O juiz e seu carrasco, em síntese: o ato de matar pode ser uma obra de arte, o de morrer, não - é uma coisa a se pensar. Helena, me acredite: nunca se mata ou se morre se não for por amor – e isso não tem qualquer conotação filosófica. Mas, refletir sobre o porquê de não morrer, sim. Daí Camus, em O mito de Sísifo (1942) colocar o suicídio como a única questão filosófica realmente séria: “Só há um problema filosófico verdadeiramente sério”, ele diz: “é o suicídio”. E argumenta:


Julgar se a vida merece ou não ser vivida, é responder a uma questão fundamental da filosofia. O resto, se o mundo tem três dimensões, se o espírito tem nove ou doze categorias, vem depois. São apenas jogos; primeiro é necessário responder. [...]

Se pergunto a mim próprio como decidir se determinada interrogação é mais premente do que outra qualquer, concluo que a resposta depende das ações a que elas incitam, ou obrigam.
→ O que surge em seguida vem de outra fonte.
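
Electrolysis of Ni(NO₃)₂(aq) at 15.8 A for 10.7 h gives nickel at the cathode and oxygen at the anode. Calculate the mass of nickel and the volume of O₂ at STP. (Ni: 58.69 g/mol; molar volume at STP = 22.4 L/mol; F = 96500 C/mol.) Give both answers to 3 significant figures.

Q = 15.8 × 38520 = 6.086×10^5 C; n(e⁻) = 6.086×10^5 / 96500 = 6.307 mol
Cathode: Ni²⁺ + 2e⁻ → Ni → n(Ni) = 6.307/2 = 3.154 mol → 185 g
Anode: 2H₂O → O₂ + 4H⁺ + 4e⁻ → n(O₂) = 6.307/4 = 1.577 mol → 35.3 L

185 g Ni; 35.3 L O₂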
Nunca vi ninguém morrer pelo argumento ontológico. Galileu, que possuía uma verdade científica importante, dela abjurou com a maior das facilidades deste mundo, logo que tal verdade pôs a sua vida em perigo. Fez bem, em certo sentido. Essa verdade não valia a fogueira. Qual deles, a Terra ou o Sol, gira em redor do outro, é-nos profundamente indiferente. A bem dizer, é um assunto fútil. Em contrapartida, vejo que muitas pessoas morrem por considerarem que a vida não merece ser vivida. Outros vejo que se fazem paradoxalmente matar pelas idéias ou pelas ilusões que lhes dão uma razão de viver (o que se chama uma razão de viver é ao mesmo tempo uma excelente razão de morrer). Julgo pois que o sentido da vida é o mais premente dos assuntos ― das interrogações.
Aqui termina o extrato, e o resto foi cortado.